PTA president Merrell Rodney, said, “OSHA has cordoned off part of the school because it is a risk, parts of the staircase is rotting away. In the quadrangle, people can be electrocuted because the water runs down through the main electrical ports and when rain falls it floods the entire quadrangle, so God forbid, they are electrocuted because there is loose wiring.”
The parents said pictures were sent to the Education Ministry as proof of these problems.
Trinidad and Tobago Unified Teachers’ Association (TTUTA) president Martin Lum Kin also joined the parents in protest.
He said:“We have other schools with greater challenges getting resources. Is it that this school has to under-perform or there has to be violence and indiscipline before intervention takes place? It should not be.”
Addressing the media, Lum Kin said, “What we are privy to, is the fact that this school has been on the high-priority listing for emergency repairs for a number of years. However, when it reaches the higher offices of the Ministry of Education, then it is downgraded and put aside.”

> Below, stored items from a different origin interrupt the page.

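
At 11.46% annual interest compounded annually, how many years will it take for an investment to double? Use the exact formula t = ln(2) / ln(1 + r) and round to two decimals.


Doubling condition: (1 + r)^t = 2
Take ln of both sides: t × ln(1 + r) = ln(2)
t = ln(2) / ln(1 + r)
t = 0.693147 / 0.108496
t = 6.39

t = ln(2) / ln(1 + r) = 6.39 years


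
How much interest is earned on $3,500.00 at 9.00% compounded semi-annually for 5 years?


Compound interest earned = final amount − principal.
A = P(1 + r/n)^(nt) = $3,500.00 × (1 + 0.09/2)^(2 × 5) = $5,435.39
Interest = A − P = $5,435.39 − $3,500.00 = $1,935.39

Interest = A - P = $1,935.39


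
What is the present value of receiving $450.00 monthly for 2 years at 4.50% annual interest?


Present value of an ordinary annuity: PV = PMT × (1 − (1 + r)^(−n)) / r
Monthly rate r = 0.045/12 = 0.00375, n = 24
PV = $450.00 × (1 − (1 + 0.045/12)^(−24)) / (0.045/12)
PV = $450.00 × 22.910656
PV = $10,309.80

PV = PMT × (1-(1+r)^(-n))/r = $10,309.80


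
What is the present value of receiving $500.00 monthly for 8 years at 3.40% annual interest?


Present value of an ordinary annuity: PV = PMT × (1 − (1 + r)^(−n)) / r
Monthly rate r = 0.034/12 ≈ 0.00283333, n = 96
PV = $500.00 × (1 − (1 + 0.034/12)^(−96)) / (0.034/12)
PV = $500.00 × 83.948000
PV = $41,974.00

PV = PMT × (1-(1+r)^(-n))/r = $41,974.00


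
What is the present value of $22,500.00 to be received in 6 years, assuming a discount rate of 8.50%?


Present value formula: PV = FV / (1 + r)^t
PV = $22,500.00 / (1 + 0.085)^6
PV = $22,500.00 / 1.631468
PV = $13,791.26

PV = FV / (1 + r)^t = $13,791.26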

Education Minister, Dr Nyan Gadsby-Dolly, in a statement to GML, said repairs should start soon.
She told the media house: “Through MTS, a contractor is being procured to complete the following repairs: electrical upgrade works, sanitary fittings replacement to female staff washroom, service/repairs to air condition units, water tanks replacement, replacement of partitions to boys’ washroom, cleaning of clogged storm drains.”
The minister said, “The funding required to implement the entire list of school repair projects for the Critical Repair Programme 2024 totalled $190 million. An initial $20 million was available to the MOE, and that was utilised to deal with the most critical works. As more funding became available, other critical projects were added to the work programme.”